# Teething Puppies



## chowder (Sep 7, 2008)

Well, my little guy is losing teeth right and left and since I no longer use rawhide bones like in the good old days ,he can't chew on them. I have a chilly bone for him but it melts in about 5 minutes and he loses interest in it. What does everyone here use for teething puppies? He has NO interest at all in his Nylabone. Those fake edible bones make of vegetables give him diarrhea and he chews them up in about 3 minutes anyway. I have gotten him pig ears that are made locally from local pigs (we have a lOT of pig farms in NC) and they are baked in a way that he breaks them into little pieces like potato chips as he eats them so I feel relatively safe with them, but they don't last long either. He also LOVES ice cubes. Is it safe for him to chew on ice cubes? I haven't read anything dangerous about chewing ice cubes yet. He has no interest in a Kong....thinks they are boring too. Basically if it's not food flavored, he doesn't want it! I would like to keep him entertained for a little while, at least long enough to watch a full hour show at night without those big brown eyes staring at me and begging me to play with him!


----------



## Kalina174 (Jul 15, 2008)

*Marrow bones*

I personally use marrow bones for my dogs. I would assume they are safe for puppies as long as you give me beef marrow bones. I purchase mine at publix and they keep my guys busy for at least 2 hrs. It's also a great way to keep their teeth free of tarter when they are older. You may also try the gummy Nylabone. My shep hated the regular one but he loves the gummy one. Anyway i hope this helps!


----------



## RawFedDogs (Jun 16, 2008)

chowder said:


> Well, my little guy is losing teeth right and left and since I no longer use rawhide bones like in the good old days ,he can't chew on them.


Good. Rawhides can be dangerous.



> What does everyone here use for teething puppies?


Depending on the size of the pup, you can rolll up a damp washcloth or a damp hand towel, put it in the freezer for awhile, then let him chew on it. It's soothes his teeth.



> He has NO interest at all in his Nylabone.


Often a dog has to be taught to use a Nylabone. They are very handy for the lifetime of a dog and you should make the effort to teach him to use it. IMO, its the best artificial chew toy on the market(original flavor only).



> Those fake edible bones make of vegetables give him diarrhea and he chews them up in about 3 minutes anyway. I have gotten him pig ears that are made locally from local pigs (we have a lOT of pig farms in NC) and they are baked in a way that he breaks them into little pieces like potato chips as he eats them so I feel relatively safe with them, but they don't last long either.


Anything he chews up in a few minutes isn't a chew toy, its a snack.

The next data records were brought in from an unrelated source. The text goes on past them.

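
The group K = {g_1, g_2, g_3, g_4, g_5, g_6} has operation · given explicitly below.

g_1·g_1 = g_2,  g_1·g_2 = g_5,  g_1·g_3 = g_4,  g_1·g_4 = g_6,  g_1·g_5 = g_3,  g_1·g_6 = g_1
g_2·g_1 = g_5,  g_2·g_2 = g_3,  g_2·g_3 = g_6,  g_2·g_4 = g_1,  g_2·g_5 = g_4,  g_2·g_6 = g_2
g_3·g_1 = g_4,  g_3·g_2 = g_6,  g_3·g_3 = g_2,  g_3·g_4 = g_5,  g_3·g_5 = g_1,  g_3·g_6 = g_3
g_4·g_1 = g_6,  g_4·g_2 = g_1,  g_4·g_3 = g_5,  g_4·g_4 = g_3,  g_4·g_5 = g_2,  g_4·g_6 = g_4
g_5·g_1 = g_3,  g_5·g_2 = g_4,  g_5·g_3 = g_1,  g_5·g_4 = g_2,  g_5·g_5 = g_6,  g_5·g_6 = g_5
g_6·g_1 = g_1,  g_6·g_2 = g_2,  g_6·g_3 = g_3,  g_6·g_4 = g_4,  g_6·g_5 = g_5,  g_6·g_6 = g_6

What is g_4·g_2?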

> He also LOVES ice cubes. Is it safe for him to chew on ice cubes?


I have used ice cubes successfully before without problem, however some say their dogs have chipped teeth on them.



> He has no interest in a Kong....thinks they are boring too. Basically if it's not food flavored, he doesn't want it!

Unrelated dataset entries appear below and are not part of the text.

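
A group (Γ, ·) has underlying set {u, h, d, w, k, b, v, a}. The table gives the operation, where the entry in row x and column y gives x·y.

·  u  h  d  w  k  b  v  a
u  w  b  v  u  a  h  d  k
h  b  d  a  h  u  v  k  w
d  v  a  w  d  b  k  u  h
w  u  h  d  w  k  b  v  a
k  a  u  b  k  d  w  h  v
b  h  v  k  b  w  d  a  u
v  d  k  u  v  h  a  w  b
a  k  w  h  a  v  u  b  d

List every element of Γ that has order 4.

{a, b, h, k}

Identity is w. Compute the order of each non-identity element by repeated multiplication:
  u: u → w  (order 2)
  h: h → d → a → w  (order 4)
  d: d → w  (order 2)
  k: k → d → b → w  (order 4)
  b: b → d → k → w  (order 4)
  v: v → w  (order 2)
  a: a → d → h → w  (order 4)
Elements of order 4: {a, b, h, k}.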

Coat the inside of a Kong with peanut butter or cheezewhiz or something with flavor. While he is teething, you can also freeze it.

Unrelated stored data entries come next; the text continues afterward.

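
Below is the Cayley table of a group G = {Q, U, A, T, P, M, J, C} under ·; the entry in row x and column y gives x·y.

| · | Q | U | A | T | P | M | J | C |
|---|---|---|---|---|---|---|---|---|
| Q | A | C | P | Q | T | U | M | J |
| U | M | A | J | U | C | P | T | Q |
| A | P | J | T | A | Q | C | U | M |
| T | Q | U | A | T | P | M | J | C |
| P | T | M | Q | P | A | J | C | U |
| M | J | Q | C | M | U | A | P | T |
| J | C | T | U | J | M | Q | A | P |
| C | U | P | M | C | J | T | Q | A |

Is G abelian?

No

C·J = Q but J·C = P.
Since C and J do not commute, G is not abelian.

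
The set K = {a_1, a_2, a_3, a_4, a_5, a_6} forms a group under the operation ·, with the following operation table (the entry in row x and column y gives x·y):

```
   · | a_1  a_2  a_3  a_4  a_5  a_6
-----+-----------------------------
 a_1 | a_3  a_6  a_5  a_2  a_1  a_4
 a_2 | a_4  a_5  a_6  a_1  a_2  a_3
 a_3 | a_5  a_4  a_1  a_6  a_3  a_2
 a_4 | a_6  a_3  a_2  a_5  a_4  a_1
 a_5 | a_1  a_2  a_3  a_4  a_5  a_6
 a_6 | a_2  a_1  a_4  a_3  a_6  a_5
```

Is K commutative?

a_1·a_2 = a_6 but a_2·a_1 = a_4.
Since a_1 and a_2 do not commute, K is not abelian.

No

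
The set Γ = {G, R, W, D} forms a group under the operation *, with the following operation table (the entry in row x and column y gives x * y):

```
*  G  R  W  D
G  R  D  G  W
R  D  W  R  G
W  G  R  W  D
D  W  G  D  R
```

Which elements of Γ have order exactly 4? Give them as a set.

{D, G}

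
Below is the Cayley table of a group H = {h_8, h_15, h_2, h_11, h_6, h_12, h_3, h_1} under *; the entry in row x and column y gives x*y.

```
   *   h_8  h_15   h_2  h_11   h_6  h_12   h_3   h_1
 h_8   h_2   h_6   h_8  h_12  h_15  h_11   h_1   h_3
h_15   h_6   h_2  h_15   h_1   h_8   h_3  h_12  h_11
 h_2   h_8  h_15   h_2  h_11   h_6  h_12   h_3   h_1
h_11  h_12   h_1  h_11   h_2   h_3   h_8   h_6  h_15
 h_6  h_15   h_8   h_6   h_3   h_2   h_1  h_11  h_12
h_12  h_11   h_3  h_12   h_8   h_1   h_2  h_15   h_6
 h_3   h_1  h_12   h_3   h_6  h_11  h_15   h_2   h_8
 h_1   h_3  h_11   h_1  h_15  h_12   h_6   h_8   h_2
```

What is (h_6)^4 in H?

h_6^1 = h_6
h_6^2 = h_6*h_6 = h_2
h_6^3 = h_2*h_6 = h_6
h_6^4 = h_6*h_6 = h_2
(Structurally, H here is isomorphic to the elementary abelian group (Z_2)^3.)

h_2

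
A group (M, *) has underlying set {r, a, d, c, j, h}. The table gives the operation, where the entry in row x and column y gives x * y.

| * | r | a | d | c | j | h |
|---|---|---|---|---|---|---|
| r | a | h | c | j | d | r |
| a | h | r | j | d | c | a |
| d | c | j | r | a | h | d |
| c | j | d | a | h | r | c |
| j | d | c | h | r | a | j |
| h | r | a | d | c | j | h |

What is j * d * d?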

> I would like to keep him entertained for a little while, at least long enough to watch a full hour show at night without those big brown eyes staring at me and begging me to play with him!


He uses them because they work. When they stop working, he will stop using them. :smile:


----------



## BoxerMommie (Jun 26, 2008)

We use Nylabones, Kongs (I agree with both of the thing Rawfed said regarding these 2 toys), wobbly nobbly's, Hurley bones, tire biters and bully sticks.


----------



## chowder (Sep 7, 2008)

how do you teach him to use a nylabone besides just offering it to him over and over again? Maybe smear peanut butter on it or something like that? I have tried handing it to him repeatedly and he takes it for a few seconds and mouths it but then drops it. I've also put it in his crate with him but he has ignored it. Do they like the flavored nylabones better then the plain ones? I wasn't sure if they actually could tell the flavors when they were just plastic.


----------



## RawFedDogs (Jun 16, 2008)

chowder said:


> how do you teach him to use a nylabone besides just offering it to him over and over again?


You don't need a lot of chew toys laying around. When the puppy starts chewing on something inappropriate, as you are taking the inappropriate away from him, put the Nylabone in his mouth while you are saying something like, "No, no ... don't chew on that, here chew on this." The puppy soon learns that when he has the urge to chew, to find the Nylabone.



> Maybe smear peanut butter on it or something like that?


I wouldn't .... then he wouldn't chew on it without the peanut butter. You want this to be the chew toy of choice as it is.



> I have tried handing it to him repeatedly and he takes it for a few seconds and mouths it but then drops it.


The time to hand it to him is when he is chewing on something inappropriate and there are plenty of opportunities for that. :smile:



> Do they like the flavored nylabones better then the plain ones?


I don't like the flavored ones because they seem not to last as long and they tend to break off in larger pieces. I don't think they are as hard as the original.


----------